Acidentes evitáveis no mundo rural

Hoje, tendo em linha de conta a evidência que recentemente se deu ao tema, entendi também abordar o assunto, vestindo a pele de um curioso e, por isso, atento.

Os acidentes com tratores no mundo rural, até pela violência da morte das vítimas, foi algo que sempre me impressionou. A imprensa, salvo situações excecionais, trata o tema de uma forma tão fugaz que passa quase sempre despercebida do grande público. No entanto, notícias há de questões do quotidiano, sem sustentação de relevância mínima, salvo a espuma do fátuo, que enchem páginas e tempos de antena da nossa imprensa, sabe-se lá porquê!

O que me incentiva agora é, tão só, juntar a minha voz aos que combatem o quase silêncio à volta das pequenas tragédias que no setor se verificam, estatisticamente, a cada semana que passa.

De facto, ainda que em muitos casos se possam assacar responsabilidades às vítimas desses acidentes, nem por isso a sociedade em geral e sobretudo quem de direito, deve menorizar este pequeno grande drama do mundo rural.

Salvo melhor opinião, os media não relevam este tipo de acidente, ou porque ocorrem no mundo rural, ou porque as vítimas, na sua maioria, são pessoas a quem alguém classificou, abjetamente, de peste grisalha, ou ainda porque o trabalho do campo não merece da nossa sociedade o status de outras profissões emergentes resultantes da globalização.

Com todos estes considerandos, e outros, a suportarem a atividade agrícola e os servidores da mesma, premeia-se a insensibilidade das pequenas desgraças deste fenómeno.

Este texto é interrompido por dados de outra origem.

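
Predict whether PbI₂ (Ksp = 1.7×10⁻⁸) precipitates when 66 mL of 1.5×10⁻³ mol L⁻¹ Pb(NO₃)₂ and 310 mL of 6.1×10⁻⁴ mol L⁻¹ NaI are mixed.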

A agricultura continua a ser o nosso patinho feio da atividade económica. É certo que em várias regiões do país há empresários de sucesso de pequena, média e grande dimensão. Louvemos aqueles que, contra a corrente, apostam na exploração desta sua riqueza, mas também do país, trabalhando a terra.

O que se passa com a nossa floresta, com a agricultura de subsistência que se praticava no minifúndio e agora está semimorta e ainda com tantas outras pequenas áreas relativas ao cultivo da terra, impõem que nós olhemos com respeito todos quantos nela laboram e fazem dela o seu ganha-pão.

A desertificação do interior, por variadíssimas razões, mas também pelo seu abandono campesino, contribuiu para o esbanjar de uma riqueza que faz imensa falta ao país já hoje e porventura no futuro, com maior acuidade. Saúdo o ressurgimento que aqui e ali se vai notando neste domínio, mas dói perceber que há potencialidades abandonadas por falta de apoios, desviados para outros fins sem qualquer sustentabilidade, o que sempre deveria exigir-se da aplicação dos dinheiros públicos.

Voltando ao título deste meu despretensioso raciocínio, cabe aqui também uma palavra que quero deixar em favor da proteção da vida dos profissionais da agricultura. Sabemos que é possível minorar o número de mortes resultantes de acidentes agrícolas com tratores. A formação profissional específica, que deve ser imposta a todos, a intervenção mais assertiva das autoridades para que os facilitismos diminuam e, também, o recurso a subsídios a quem não tivesse possibilidades para adquirir o mais seguro equipamento poupariam vidas e com elas auxiliariam a economia fragilizada de um setor carente de mão-de-obra.

Se se for assertivo esmiuçando o que por aí se passa, concluiremos facilmente que é possível, sem mais despesa pública, apoiar a segurança de quem trabalha e, em simultâneo, ativar a economia local. Depois, para que não se argumente como tantas vezes se faz, e acontece, deve verificar-se a atribuição dos subsídios concedidos. Procedendo assim, julgo, evitar-se-iam mortes, desenvolver-se-ia uma componente da nossa agricultura, inovando-a também por este processo.

Este é um conceito que concede ao trabalho rural a atenção que merece e, aplicando-o, sufragar-se-ia a dor de tantas famílias que veem partir, de uma forma abrupta e trágica, os seus entes queridos.

António Magalhães, 72 anos, é presidente, desde 2013, da Assembleia Municipal de Guimarães. Anteriormente, liderou a Câmara Municipal de Guimarães entre 1990 e 2013, sempre eleito pelas listas do PS, e foi ainda deputado à Assembleia da República entre 1976 e 1987, pelo mesmo partido. Atualmente, é também membro do Conselho Geral do Instituto Politécnico do Cávado e do Ave (IPCA).